2. 6100 sayılı Hukuk Muhakemeleri Kanunu'nun (6100 sayılı Kanun) 369 uncu maddesinin birinci fıkrası ile 370 ve 371 inci maddeleri.
3. Değerlendirme
1. Temyiz olunan nihai kararların bozulması 6100 sayılı Kanun'un 371 inci maddesinde yer alan sebeplerden birinin varlığı hâlinde mümkündür.

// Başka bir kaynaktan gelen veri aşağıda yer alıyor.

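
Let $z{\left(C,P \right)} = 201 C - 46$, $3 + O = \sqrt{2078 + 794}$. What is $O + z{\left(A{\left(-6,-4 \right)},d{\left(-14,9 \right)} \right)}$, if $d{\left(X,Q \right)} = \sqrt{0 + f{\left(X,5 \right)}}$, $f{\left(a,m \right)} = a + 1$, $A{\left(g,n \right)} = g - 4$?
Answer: $-2059 + 2 \sqrt{718} \approx -2005.4$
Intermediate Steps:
$A{\left(g,n \right)} = -4 + g$
$f{\left(a,m \right)} = 1 + a$
$O = -3 + 2 \sqrt{718}$ ($O = -3 + \sqrt{2078 + 794} = -3 + \sqrt{2872} = -3 + 2 \sqrt{718} \approx 50.591$)
$d{\left(X,Q \right)} = \sqrt{1 + X}$ ($d{\left(X,Q \right)} = \sqrt{0 + \left(1 + X\right)} = \sqrt{1 + X}$)
$z{\left(C,P \right)} = -46 + 201 C$
$O + z{\left(A{\left(-6,-4 \right)},d{\left(-14,9 \right)} \right)} = \left(-3 + 2 \sqrt{718}\right) + \left(-46 + 201 \left(-4 - 6\right)\right) = \left(-3 + 2 \sqrt{718}\right) + \left(-46 + 201 \left(-10\right)\right) = \left(-3 + 2 \sqrt{718}\right) - 2056 = -2059 + 2 \sqrt{718}$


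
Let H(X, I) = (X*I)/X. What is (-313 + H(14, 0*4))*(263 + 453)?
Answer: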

2. Temyizen incelenen İlk Derece Mahkemesi kararının bozmaya uygun olduğu, kararda ve kararın gerekçesinde hukuk kurallarının somut olaya uygulanmasında bir isabetsizlik bulunmadığı, bozmaya uyulmakla karşı taraf yararına kazanılmış hak durumunu oluşturan yönlerin ise yeniden incelenmesine hukukça imkân bulunmadığı anlaşılmakla; temyiz dilekçesinde ileri sürülen nedenler kararın bozulmasını gerektirecek nitelikte görülmemiştir.
VII. KARAR
Açıklanan sebeple;
Davalı vekilinin yerinde görülmeyen tüm temyiz itirazlarının reddi ile usul ve kanuna uygun olan kararın ONANMASINA,
Aşağıda yazılı temyiz giderinin temyiz edene yükletilmesine,
Dosyanın İlk Derece Mahkemesine gönderilmesine,
26.10.2023 tarihinde oy birliğiyle karar verildi.